Les assureurs s'endorment sur les comptes des personnes décédées ?

C’est en effet le constat qu’avait fait la Cour des comptes en juillet dernier. D’après les calculs de la Cour, il y aurait 3 milliards d’euros d’assurance-vie, 920 millions sur des livrets A et 280 millions de millions sur des comptes courants, qui seraient des avoirs de personnes décédées non réclamées par les notaires et les héritiers. Il existe aujourd’hui 675.000 comptes bancaires ou livrets d’épargne dont les titulaires sont nés avant 1914 alors qu’en France, il n’y a que 25.000 centenaires.

3 Mds € d’assurance vie dormante, cela peut paraître peu important par rapport aux 1400 Mds € de montant total des contrats d’assurance vie. Mais pour le gouvernement, il fallait réagir, car cela traduit une négligence très intéressée de la part des assurances.

Que prévoit la loi ?

La logique de la loi est de faire en sorte que les compagnies d’assurance n’aient pas intérêt à garder ses sommes. Et pour cela, la loi prévoit l’obligation de les verser à la Caisse des dépôts au bout de 10 ans. L’idée est que, si des héritiers les avaient récupérées, il est possible qu’ils les aient laissées en toute connaissance de cause aux assureurs.

On peut simplement douter des résultats. Déjà, une loi de 2007 avait exigé que les assureurs et les banques consultent régulièrement les fichiers de l’Insee où l’on trouve la liste des personnes décédés et engagent des procédures de recherche des héritiers et de leurs notaires. Elle n’a pas eu beaucoup d’effet.

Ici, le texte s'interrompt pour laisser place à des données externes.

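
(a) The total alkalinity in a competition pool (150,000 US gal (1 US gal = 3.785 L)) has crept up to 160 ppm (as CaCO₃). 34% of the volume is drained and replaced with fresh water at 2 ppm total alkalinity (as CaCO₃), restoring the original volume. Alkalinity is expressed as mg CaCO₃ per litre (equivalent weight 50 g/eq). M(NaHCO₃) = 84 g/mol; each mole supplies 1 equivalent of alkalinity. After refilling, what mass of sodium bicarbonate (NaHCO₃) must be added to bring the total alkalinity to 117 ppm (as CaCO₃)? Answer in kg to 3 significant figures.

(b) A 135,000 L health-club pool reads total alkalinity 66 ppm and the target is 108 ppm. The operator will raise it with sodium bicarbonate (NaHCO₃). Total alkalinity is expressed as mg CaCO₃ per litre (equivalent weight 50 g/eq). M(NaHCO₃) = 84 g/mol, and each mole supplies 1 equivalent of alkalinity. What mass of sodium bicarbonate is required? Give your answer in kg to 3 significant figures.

(a) Volume: 150,000 US gal × 3.785 L/gal = 567,750 L.
(a) After draining 34% and refilling: 160 × 0.66 + 2 × 0.34 = 106.28 ppm.
(a) Deficit to target: 117 − 106.28 = 10.72 mg/L.
(a) As CaCO₃: 10.72 mg/L × 567,750 L = 6086 g; ÷ 50 g/eq ÷ 1 = 121.7 mol NaHCO₃.
(a) Mass: 121.7 × 84 = 10,220 g.

(b) Alkalinity to add: (108 − 66) = 42 mg/L as CaCO₃ × 135,000 L = 5670 g as CaCO₃.
(b) Equivalents: 5670 g ÷ 50 g/eq = 113.4 eq.
(b) NaHCO₃ supplies 1 eq per mole → 113.4 mol.
(b) Mass: 113.4 mol × 84 g/mol = 9526 g.

(a) 10.2 kg; (b) 9.53 kg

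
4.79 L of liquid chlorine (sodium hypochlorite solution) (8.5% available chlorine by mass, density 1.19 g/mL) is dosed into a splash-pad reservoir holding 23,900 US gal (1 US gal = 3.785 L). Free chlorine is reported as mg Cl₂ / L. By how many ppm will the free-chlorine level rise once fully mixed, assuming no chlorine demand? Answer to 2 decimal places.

5.36 ppm

Volume: 23,900 US gal × 3.785 L/gal = 90,462 L.
Mass of solution: 4.79 L × 1000 mL/L × 1.19 g/mL = 5700 g.
Available chlorine delivered: 5700 g × 0.085 = 484.5 g as Cl₂.
Concentration rise: 484.5 g / 90,462 L = 5.356 mg/L = 5.36 ppm.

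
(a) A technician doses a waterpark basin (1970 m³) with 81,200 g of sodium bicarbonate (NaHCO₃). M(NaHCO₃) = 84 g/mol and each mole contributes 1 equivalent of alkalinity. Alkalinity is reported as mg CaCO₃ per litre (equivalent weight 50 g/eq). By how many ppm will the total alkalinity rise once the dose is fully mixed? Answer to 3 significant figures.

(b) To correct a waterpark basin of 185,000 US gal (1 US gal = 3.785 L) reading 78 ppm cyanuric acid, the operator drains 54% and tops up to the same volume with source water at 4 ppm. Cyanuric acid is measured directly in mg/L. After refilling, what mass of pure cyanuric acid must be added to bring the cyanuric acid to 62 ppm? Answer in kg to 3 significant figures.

(a) Volume: 1970 m³ = 1,970,000 L.
(a) Moles of NaHCO₃: 81,200 g ÷ 84 g/mol = 966.7 mol → 966.7 eq of alkalinity.
(a) As CaCO₃: 966.7 eq × 50 g/eq = 48,330 g.
(a) Rise: 48,330 g / 1,970,000 L × 1000 = 24.53 mg/L.

(b) Volume: 185,000 US gal × 3.785 L/gal = 700,225 L.
(b) After draining 54% and refilling: 78 × 0.46 + 4 × 0.54 = 38.04 ppm.
(b) Deficit to target: 62 − 38.04 = 23.96 mg/L.
(b) Mass: 23.96 mg/L × 700,225 L = 16,780 g cyanuric acid.

(a) 24.5 ppm; (b) 16.8 kg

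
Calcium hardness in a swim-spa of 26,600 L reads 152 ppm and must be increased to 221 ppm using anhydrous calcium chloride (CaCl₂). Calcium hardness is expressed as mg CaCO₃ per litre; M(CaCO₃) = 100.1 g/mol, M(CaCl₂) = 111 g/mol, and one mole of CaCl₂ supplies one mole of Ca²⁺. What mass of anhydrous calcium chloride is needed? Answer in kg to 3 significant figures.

Hardness to add: (221 − 152) = 69 mg/L as CaCO₃ × 26,600 L = 1835 g as CaCO₃.
Moles of Ca²⁺ (1 mol Ca²⁺ ≡ 1 mol CaCO₃): 1835 / 100.1 g/mol = 18.34 mol.
Mass of CaCl₂: 18.34 × 111 = 2035 g.

2.04 kg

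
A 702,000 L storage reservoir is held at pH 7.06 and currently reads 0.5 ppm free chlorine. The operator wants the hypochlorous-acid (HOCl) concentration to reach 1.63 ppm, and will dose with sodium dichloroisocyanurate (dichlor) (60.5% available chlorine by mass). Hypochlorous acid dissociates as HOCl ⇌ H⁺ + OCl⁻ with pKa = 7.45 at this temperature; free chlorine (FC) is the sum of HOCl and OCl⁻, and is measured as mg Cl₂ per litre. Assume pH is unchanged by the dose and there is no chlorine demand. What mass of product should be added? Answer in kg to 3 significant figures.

2.08 kg

[OCl⁻]/[HOCl] = 10^(pH − pKa) = 10^(7.06 − 7.45) = 0.4074; fraction as HOCl = 1/(1 + 0.4074) = 0.7105.
Free chlorine required for 1.63 ppm HOCl: 1.63 / 0.7105 = 2.294 ppm.
FC to add: 2.294 − 0.5 = 1.794 mg/L as Cl₂.
Cl₂ equivalent: 1.794 mg/L × 702,000 L = 1259 g.
Product at 60.5% available Cl: 1259 / 0.605 = 2082 g.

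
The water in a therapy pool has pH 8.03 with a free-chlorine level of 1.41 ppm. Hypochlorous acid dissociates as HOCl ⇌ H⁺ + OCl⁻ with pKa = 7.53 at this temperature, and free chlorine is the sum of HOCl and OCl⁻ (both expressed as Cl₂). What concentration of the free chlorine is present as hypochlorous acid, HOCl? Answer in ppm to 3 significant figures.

[OCl⁻]/[HOCl] = 10^(pH − pKa) = 10^(8.03 − 7.53) = 10^0.50 = 3.162.
Fraction as HOCl = 1 / (1 + 3.162) = 0.2403.
HOCl = 0.2403 × 1.41 ppm = 0.3388 ppm.

0.339 ppm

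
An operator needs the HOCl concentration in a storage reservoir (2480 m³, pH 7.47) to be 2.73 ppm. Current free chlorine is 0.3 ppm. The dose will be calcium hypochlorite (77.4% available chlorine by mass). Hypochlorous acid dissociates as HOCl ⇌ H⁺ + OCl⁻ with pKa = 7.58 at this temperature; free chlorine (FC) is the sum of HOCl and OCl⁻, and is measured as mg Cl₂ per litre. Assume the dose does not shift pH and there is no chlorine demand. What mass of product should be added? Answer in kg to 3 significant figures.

Volume: 2480 m³ = 2,480,000 L.
[OCl⁻]/[HOCl] = 10^(pH − pKa) = 10^(7.47 − 7.58) = 0.7762; fraction as HOCl = 1/(1 + 0.7762) = 0.563.
Free chlorine required for 2.73 ppm HOCl: 2.73 / 0.563 = 4.849 ppm.
FC to add: 4.849 − 0.3 = 4.549 mg/L as Cl₂.
Cl₂ equivalent: 4.549 mg/L × 2,480,000 L = 11,280 g.
Product at 77.4% available Cl: 11,280 / 0.774 = 14,580 g.

14.6 kg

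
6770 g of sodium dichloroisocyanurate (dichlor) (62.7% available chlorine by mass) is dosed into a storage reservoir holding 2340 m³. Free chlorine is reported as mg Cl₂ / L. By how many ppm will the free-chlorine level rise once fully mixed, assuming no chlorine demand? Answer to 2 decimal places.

Volume: 2340 m³ = 2,340,000 L.
Available chlorine delivered: 6770 g × 0.627 = 4245 g as Cl₂.
Concentration rise: 4245 g / 2,340,000 L = 1.814 mg/L = 1.81 ppm.

1.81 ppm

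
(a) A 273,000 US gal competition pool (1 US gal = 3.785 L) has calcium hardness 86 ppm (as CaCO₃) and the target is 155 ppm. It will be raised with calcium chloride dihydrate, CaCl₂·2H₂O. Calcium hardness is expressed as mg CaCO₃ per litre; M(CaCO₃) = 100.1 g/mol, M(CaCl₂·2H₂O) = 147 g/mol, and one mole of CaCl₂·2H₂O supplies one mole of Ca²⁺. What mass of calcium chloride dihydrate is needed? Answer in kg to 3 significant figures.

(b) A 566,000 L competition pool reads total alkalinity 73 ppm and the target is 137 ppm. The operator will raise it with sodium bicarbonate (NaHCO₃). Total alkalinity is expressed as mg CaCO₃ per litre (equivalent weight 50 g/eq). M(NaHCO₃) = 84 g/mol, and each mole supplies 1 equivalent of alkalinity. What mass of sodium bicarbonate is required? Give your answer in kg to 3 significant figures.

(a) Volume: 273,000 US gal × 3.785 L/gal = 1,033,305 L.
(a) Hardness to add: (155 − 86) = 69 mg/L as CaCO₃ × 1,033,305 L = 71,300 g as CaCO₃.
(a) Moles of Ca²⁺ (1 mol Ca²⁺ ≡ 1 mol CaCO₃): 71,300 / 100.1 g/mol = 712.3 mol.
(a) Mass of CaCl₂·2H₂O: 712.3 × 147 = 104,700 g.

(b) Alkalinity to add: (137 − 73) = 64 mg/L as CaCO₃ × 566,000 L = 36,220 g as CaCO₃.
(b) Equivalents: 36,220 g ÷ 50 g/eq = 724.5 eq.
(b) NaHCO₃ supplies 1 eq per mole → 724.5 mol.
(b) Mass: 724.5 mol × 84 g/mol = 60,860 g.

(a) 105 kg; (b) 60.9 kg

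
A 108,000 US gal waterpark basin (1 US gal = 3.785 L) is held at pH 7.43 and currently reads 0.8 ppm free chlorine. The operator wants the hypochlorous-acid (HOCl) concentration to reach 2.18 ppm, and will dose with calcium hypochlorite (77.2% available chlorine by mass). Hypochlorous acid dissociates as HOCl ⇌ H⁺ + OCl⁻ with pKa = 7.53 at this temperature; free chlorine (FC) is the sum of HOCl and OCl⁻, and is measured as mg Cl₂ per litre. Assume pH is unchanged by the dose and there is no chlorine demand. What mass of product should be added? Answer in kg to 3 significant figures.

Volume: 108,000 US gal × 3.785 L/gal = 408,780 L.
[OCl⁻]/[HOCl] = 10^(pH − pKa) = 10^(7.43 − 7.53) = 0.7943; fraction as HOCl = 1/(1 + 0.7943) = 0.5573.
Free chlorine required for 2.18 ppm HOCl: 2.18 / 0.5573 = 3.912 ppm.
FC to add: 3.912 − 0.8 = 3.112 mg/L as Cl₂.
Cl₂ equivalent: 3.112 mg/L × 408,780 L = 1272 g.
Product at 77.2% available Cl: 1272 / 0.772 = 1648 g.

1.65 kg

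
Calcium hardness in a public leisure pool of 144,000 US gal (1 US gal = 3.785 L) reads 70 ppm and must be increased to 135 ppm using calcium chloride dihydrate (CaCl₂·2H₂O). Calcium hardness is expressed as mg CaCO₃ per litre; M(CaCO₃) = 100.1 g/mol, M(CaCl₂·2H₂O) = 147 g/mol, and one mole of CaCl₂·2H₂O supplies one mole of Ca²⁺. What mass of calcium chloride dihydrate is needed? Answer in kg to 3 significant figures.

Volume: 144,000 US gal × 3.785 L/gal = 545,040 L.
Hardness to add: (135 − 70) = 65 mg/L as CaCO₃ × 545,040 L = 35,430 g as CaCO₃.
Moles of Ca²⁺ (1 mol Ca²⁺ ≡ 1 mol CaCO₃): 35,430 / 100.1 g/mol = 353.9 mol.
Mass of CaCl₂·2H₂O: 353.9 × 147 = 52,030 g.

52.0 kg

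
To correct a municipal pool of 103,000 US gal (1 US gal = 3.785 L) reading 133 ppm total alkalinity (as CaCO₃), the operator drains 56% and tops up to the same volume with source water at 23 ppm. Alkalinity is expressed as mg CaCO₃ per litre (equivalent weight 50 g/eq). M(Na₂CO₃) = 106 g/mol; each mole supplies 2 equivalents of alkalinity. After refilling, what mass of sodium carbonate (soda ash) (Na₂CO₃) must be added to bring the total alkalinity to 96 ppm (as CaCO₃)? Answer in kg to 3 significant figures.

10.2 kg

Volume: 103,000 US gal × 3.785 L/gal = 389,855 L.
After draining 56% and refilling: 133 × 0.44 + 23 × 0.56 = 71.4 ppm.
Deficit to target: 96 − 71.4 = 24.6 mg/L.
As CaCO₃: 24.6 mg/L × 389,855 L = 9590 g; ÷ 50 g/eq ÷ 2 = 95.9 mol Na₂CO₃.
Mass: 95.9 × 106 = 10,170 g.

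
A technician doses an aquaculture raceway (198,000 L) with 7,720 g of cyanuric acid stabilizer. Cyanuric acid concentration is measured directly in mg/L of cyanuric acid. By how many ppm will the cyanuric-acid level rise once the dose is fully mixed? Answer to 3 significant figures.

Rise: 7,720 g / 198,000 L × 1000 = 38.99 mg/L.

39.0 ppm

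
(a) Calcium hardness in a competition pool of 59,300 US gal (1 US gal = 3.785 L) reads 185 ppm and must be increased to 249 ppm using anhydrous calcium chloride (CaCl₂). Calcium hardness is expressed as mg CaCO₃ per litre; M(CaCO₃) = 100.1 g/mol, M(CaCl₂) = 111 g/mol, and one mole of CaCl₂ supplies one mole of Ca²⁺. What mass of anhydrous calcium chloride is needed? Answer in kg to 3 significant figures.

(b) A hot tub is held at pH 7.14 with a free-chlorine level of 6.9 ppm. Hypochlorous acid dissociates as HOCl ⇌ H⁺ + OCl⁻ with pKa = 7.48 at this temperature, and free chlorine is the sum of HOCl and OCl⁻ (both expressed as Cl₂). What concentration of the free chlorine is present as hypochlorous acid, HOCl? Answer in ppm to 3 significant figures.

(a) 15.9 kg; (b) 4.74 ppm

(a) Volume: 59,300 US gal × 3.785 L/gal = 224,450 L.
(a) Hardness to add: (249 − 185) = 64 mg/L as CaCO₃ × 224,450 L = 14,360 g as CaCO₃.
(a) Moles of Ca²⁺ (1 mol Ca²⁺ ≡ 1 mol CaCO₃): 14,360 / 100.1 g/mol = 143.5 mol.
(a) Mass of CaCl₂: 143.5 × 111 = 15,930 g.

(b) [OCl⁻]/[HOCl] = 10^(pH − pKa) = 10^(7.14 − 7.48) = 10^-0.34 = 0.4571.
(b) Fraction as HOCl = 1 / (1 + 0.4571) = 0.6863.
(b) HOCl = 0.6863 × 6.9 ppm = 4.735 ppm.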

Néanmoins, la Fédération française des sociétés d’assurance a reconnu que la situation n’était pas normale et a indiqué que ses adhérents allaient suivre cela de très près. On peut toutefois remarquer qu’un certain nombre de dirigeants des sociétés d’assurance voit dans le zèle du gouvernement une façon de revenir aux déclarations anciennes de François Hollande sur le fait que la finance est son ennemi. La volonté de mieux contrôler l’action du secteur financier reste cantonnée sur un dossier très particulier bien que symboliquement fort.